Feb 3, 2015

US Senator at AG Nominee Confirmation Hearing: Read Licensed to Lie

Licensed to Lie by former Assistant
United States Attorney and Chief of
of the Appellate Section for the
Western and Northern Districts of Texas,
US Department of Justice, Sidney Powell
U.S. Senator Orin Hatch (R-Utah) offered an unusual comment in last week’s confirmation hearings for the proposed new attorney general of the United States, Loretta Lynch.

Hatch suggested the nominee read a book: Sidney Powell's Licensed to Lie: Exposing Corruption in the Department of Justice (Brown Books Publishing Group, 2014).

Hatch is right.

Prosecutorial misconduct is rampant in prison-state America.

Prosecutorial discretion is a quaint term we see when one reads old essays and speeches by Robert Jackson.

Violations of the Brady Rule, prosecutors’ duty under the Brady v. Maryland (1963) case to turn over to the defense exculpatory evidence are "epidemic," to borrow a term from an opinion from Judge Alex Kozinski, Chief Judge, U.S. Court of Appeals for the Ninth Circuit. (Cassens-Weiss, ABA Journal)

From small-town prosecutors in Mississippi to northern Wisconsin, from federal prosecutors across the country to the District Attorney's office in Grant County Wisconsin, too often the office of the Prosecutor has abandoned the conception of justice, in favor of careerism and convictions.

Wrongful convictions, abuse of process and malicious prosecutions are routine in the USA.

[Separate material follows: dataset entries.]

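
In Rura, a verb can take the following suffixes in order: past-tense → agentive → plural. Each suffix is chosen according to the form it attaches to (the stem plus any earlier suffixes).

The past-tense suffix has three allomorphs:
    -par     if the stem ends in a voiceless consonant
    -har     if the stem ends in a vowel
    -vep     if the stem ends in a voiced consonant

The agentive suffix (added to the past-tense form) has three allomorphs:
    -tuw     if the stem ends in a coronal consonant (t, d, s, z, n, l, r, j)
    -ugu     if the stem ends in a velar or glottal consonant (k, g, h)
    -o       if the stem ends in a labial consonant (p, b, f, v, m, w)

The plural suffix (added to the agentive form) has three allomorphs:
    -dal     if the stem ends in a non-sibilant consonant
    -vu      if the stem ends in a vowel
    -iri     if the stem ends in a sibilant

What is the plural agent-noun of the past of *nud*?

Since the final sound of *nud* is /d/ (a voiced consonant), it takes -vep, giving *nudvep*.
The final consonant of the past-tense form *nudvep* is /p/, which is labial, so the agentive suffix is -o, giving *nudvepo*.
The agentive form *nudvepo*: final sound = /o/, a vowel → -vu → *nudvepovu*.

nudvepovu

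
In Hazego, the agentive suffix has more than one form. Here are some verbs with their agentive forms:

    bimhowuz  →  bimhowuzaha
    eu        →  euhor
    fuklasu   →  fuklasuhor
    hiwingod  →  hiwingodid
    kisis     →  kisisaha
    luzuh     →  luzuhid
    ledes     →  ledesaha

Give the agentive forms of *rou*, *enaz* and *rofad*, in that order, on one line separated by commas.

The pattern is sibilance of the final sound: -aha when the stem ends in a sibilant (*bimhowuz*, *kisis*, *ledes*); -id when the stem ends in a non-sibilant consonant (*hiwingod*, *luzuh*); -hor when the stem ends in a vowel (*eu*, *fuklasu*).
Since the final sound of *rou* is /u/ (a vowel), it takes -hor, giving *rouhor*.
*enaz*: final sound = /z/, a sibilant → -aha → *enazaha*.
The final sound of *rofad* is /d/, which is a non-sibilant consonant, so the suffix is -id, giving *rofadid*.

rouhor, enazaha, rofadid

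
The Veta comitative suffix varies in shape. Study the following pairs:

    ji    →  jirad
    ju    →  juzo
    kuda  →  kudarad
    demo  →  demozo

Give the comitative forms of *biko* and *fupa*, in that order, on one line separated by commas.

Looking at the last vowel of each stem: -zo when the last vowel of the stem is a rounded vowel (*ju*, *demo*); -rad when the last vowel of the stem is an unrounded vowel (*ji*, *kuda*).
Since the last vowel of *biko* is /o/ (a rounded vowel), it takes -zo, giving *bikozo*.
Since the last vowel of *fupa* is /a/ (an unrounded vowel), it takes -rad, giving *fuparad*.

bikozo, fuparad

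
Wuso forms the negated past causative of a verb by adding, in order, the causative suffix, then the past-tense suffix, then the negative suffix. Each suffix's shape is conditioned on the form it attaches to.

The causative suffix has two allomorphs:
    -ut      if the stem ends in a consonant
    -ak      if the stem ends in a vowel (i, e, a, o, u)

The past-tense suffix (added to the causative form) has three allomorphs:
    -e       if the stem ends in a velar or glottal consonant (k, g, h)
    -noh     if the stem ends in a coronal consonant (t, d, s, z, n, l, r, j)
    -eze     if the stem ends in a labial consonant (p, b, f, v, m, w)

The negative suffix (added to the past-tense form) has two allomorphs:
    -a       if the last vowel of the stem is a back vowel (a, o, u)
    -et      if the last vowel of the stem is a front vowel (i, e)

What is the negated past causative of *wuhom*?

wuhomutnoha

Since the final sound of *wuhom* is /m/ (a consonant), it takes -ut, giving *wuhomut*.
Since the final consonant of the causative form *wuhomut* is /t/ (coronal), it takes -noh, giving *wuhomutnoh*.
The past-tense form *wuhomutnoh* — last vowel /o/ (a back vowel) → -a → *wuhomutnoha*.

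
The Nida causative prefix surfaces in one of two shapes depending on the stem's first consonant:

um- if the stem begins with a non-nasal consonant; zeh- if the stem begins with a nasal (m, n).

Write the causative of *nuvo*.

zehnuvo

The first consonant of *nuvo* is /n/, which is a nasal, so the prefix is zeh-, giving *zehnuvo*.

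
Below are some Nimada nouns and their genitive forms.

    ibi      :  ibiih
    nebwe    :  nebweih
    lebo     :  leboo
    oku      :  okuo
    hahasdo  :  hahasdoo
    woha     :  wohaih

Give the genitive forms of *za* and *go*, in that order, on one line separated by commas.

zaih, goo

Looking at the last vowel of each stem: -o when the last vowel of the stem is a rounded vowel (*lebo*, *oku*, *hahasdo*); -ih when the last vowel of the stem is an unrounded vowel (*ibi*, *nebwe*, *woha*).
Since the last vowel of *za* is /a/ (an unrounded vowel), it takes -ih, giving *zaih*.
Since the last vowel of *go* is /o/ (a rounded vowel), it takes -o, giving *goo*.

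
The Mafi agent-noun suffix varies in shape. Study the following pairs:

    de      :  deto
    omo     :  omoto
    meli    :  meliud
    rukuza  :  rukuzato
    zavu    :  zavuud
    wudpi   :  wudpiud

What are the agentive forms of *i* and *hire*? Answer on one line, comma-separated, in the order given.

The alternation tracks the last vowel of the stem — -ud when the last vowel of the stem is a high vowel (*meli*, *zavu*, *wudpi*); -to when the last vowel of the stem is a non-high vowel (*de*, *omo*, *rukuza*).
*i*: last vowel = /i/, a high vowel → -ud → *iud*.
*hire* — last vowel /e/ (a non-high vowel) → -to → *hireto*.

iud, hireto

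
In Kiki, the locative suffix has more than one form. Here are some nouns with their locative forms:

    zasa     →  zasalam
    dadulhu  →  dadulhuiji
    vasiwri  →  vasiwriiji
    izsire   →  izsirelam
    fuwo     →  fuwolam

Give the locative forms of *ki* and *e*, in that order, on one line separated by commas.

kiiji, elam

Looking at the last vowel of each stem: -iji when the last vowel of the stem is a high vowel (*dadulhu*, *vasiwri*); -lam when the last vowel of the stem is a non-high vowel (*zasa*, *izsire*, *fuwo*).
Since the last vowel of *ki* is /i/ (a high vowel), it takes -iji, giving *kiiji*.
The last vowel of *e* is /e/, which is a non-high vowel, so the suffix is -lam, giving *elam*.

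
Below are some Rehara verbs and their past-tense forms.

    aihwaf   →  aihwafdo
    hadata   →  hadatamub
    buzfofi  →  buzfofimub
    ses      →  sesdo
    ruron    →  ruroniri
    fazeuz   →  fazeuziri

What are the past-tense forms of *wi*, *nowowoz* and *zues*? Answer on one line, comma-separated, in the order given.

The suffix is conditioned by the final sound: -do when the stem ends in a voiceless consonant (*aihwaf*, *ses*); -iri when the stem ends in a voiced consonant (*ruron*, *fazeuz*); -mub when the stem ends in a vowel (*hadata*, *buzfofi*).
*wi* — final sound /i/ (a vowel) → -mub → *wimub*.
*nowowoz*: final sound = /z/, a voiced consonant → -iri → *nowowoziri*.
*zues*: final sound = /s/, a voiceless consonant → -do → *zuesdo*.

wimub, nowowoziri, zuesdo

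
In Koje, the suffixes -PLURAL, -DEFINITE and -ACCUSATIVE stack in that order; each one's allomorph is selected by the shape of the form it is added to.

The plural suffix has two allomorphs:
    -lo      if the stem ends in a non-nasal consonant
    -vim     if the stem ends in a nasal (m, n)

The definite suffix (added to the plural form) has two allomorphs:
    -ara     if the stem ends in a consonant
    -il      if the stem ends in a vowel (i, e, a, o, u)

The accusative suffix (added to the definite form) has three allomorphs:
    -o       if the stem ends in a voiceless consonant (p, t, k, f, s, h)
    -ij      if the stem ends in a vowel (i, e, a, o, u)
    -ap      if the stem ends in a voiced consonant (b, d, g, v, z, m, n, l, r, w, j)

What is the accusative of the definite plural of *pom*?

pomvimaraij

*pom*: final consonant = /m/, a nasal → -vim → *pomvim*.
The final sound of the plural form *pomvim* is /m/, which is a consonant, so the definite suffix is -ara, giving *pomvimara*.
The definite form *pomvimara*: final sound = /a/, a vowel → -ij → *pomvimaraij*.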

Richard Posner of the Court of Appeals for the Seventh Circuit sounds the alarm in Fields v. Wharrie and Kelley.

And locally the Dane County (Wisconsin) District Attorney has spoken out favorably of the work of the Innocence Project.

"No prosecutor should want to have innocent people who have been wrongfully convicted stay in prison. If evidence is brought to the attention of the authorities demonstrating that a mistake has been made, the interests of justice demand that the evidence is carefully reviewed and the individual should be released if exonerated. As Dane County District Attorney, I have worked with lawyers from the Innocence Project, and will do so in the future. ...The ultimate goal of the system is not simply to secure convictions, it is to do justice," said Dane County District Attorney Ismael Ozanne. (mal contends)

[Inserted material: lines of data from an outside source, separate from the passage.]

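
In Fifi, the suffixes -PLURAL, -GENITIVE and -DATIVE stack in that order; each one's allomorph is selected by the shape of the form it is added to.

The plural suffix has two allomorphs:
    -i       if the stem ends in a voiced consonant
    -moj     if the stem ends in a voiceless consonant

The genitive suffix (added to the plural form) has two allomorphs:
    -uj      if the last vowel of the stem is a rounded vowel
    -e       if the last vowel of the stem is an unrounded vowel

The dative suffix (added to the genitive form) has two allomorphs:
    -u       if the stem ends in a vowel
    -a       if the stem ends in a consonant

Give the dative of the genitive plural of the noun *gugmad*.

gugmadieu

Since the final consonant of *gugmad* is /d/ (voiced), it takes -i, giving *gugmadi*.
The plural form *gugmadi* — last vowel /i/ (an unrounded vowel) → -e → *gugmadie*.
Since the final sound of the genitive form *gugmadie* is /e/ (a vowel), it takes -u, giving *gugmadieu*.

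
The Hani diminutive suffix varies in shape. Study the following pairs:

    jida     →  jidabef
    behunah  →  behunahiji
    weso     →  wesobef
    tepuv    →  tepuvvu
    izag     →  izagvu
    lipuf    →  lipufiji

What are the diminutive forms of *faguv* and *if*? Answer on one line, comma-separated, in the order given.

faguvvu, ifiji

The suffix is conditioned by the final sound: -iji when the stem ends in a voiceless consonant (*behunah*, *lipuf*); -vu when the stem ends in a voiced consonant (*tepuv*, *izag*); -bef when the stem ends in a vowel (*jida*, *weso*).
*faguv* — final sound /v/ (a voiced consonant) → -vu → *faguvvu*.
*if* — final sound /f/ (a voiceless consonant) → -iji → *ifiji*.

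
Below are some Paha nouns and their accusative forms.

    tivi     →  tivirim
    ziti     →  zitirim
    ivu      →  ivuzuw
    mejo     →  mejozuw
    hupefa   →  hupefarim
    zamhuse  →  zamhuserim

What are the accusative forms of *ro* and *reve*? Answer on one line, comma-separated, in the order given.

The pattern is rounding harmony: -zuw when the last vowel of the stem is a rounded vowel (*ivu*, *mejo*); -rim when the last vowel of the stem is an unrounded vowel (*tivi*, *ziti*, *hupefa*, *zamhuse*).
The last vowel of *ro* is /o/, which is a rounded vowel, so the suffix is -zuw, giving *rozuw*.
*reve*: last vowel = /e/, an unrounded vowel → -rim → *reverim*.

rozuw, reverim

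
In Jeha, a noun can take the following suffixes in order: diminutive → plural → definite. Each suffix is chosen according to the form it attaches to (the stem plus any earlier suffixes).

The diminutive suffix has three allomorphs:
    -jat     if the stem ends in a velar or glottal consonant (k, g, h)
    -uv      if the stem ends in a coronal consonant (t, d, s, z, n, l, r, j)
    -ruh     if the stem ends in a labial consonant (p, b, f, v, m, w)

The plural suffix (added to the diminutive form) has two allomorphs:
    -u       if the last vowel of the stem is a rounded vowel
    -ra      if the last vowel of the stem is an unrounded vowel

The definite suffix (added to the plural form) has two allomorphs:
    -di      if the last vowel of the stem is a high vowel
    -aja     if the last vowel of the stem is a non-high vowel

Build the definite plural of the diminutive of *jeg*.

jegjatraaja

*jeg*: final consonant = /g/, velar/glottal → -jat → *jegjat*.
The last vowel of the diminutive form *jegjat* is /a/, which is an unrounded vowel, so the plural suffix is -ra, giving *jegjatra*.
The last vowel of the plural form *jegjatra* is /a/, which is a non-high vowel, so the definite suffix is -aja, giving *jegjatraaja*.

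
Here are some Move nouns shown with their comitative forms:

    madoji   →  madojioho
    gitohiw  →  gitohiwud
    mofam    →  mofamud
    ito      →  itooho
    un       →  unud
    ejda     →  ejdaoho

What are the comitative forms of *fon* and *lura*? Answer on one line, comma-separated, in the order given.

fonud, luraoho

Looking at the final sound of each stem: -ud when the stem ends in a consonant (*gitohiw*, *mofam*, *un*); -oho when the stem ends in a vowel (*madoji*, *ito*, *ejda*).
The final sound of *fon* is /n/, which is a consonant, so the suffix is -ud, giving *fonud*.
*lura*: final sound = /a/, a vowel → -oho → *luraoho*.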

Sidney Powell, the author and federal appellate jurist whom Sen. Hatch recommends, wrote in response remarking of prosecutors:
Indeed, as officers of the court entrusted with the power of the Sovereign, they should be held to an even higher standard. Instead, abusive prosecutors have been promoted, gaining even more power that will make them even more corrupt.  What happened to the citizens in Licensed to Lie can happen to anyone. Just ask the teams of the Innocence Project who work tirelessly to free people who have spent decades in prison for crimes they did not commit. More than half of those wrongful convictions were the result of prosecutorial misconduct.
Powell is among the few voices in this country standing up and stating repeatedly: Prosecutors have a license to lie, and this is wrong.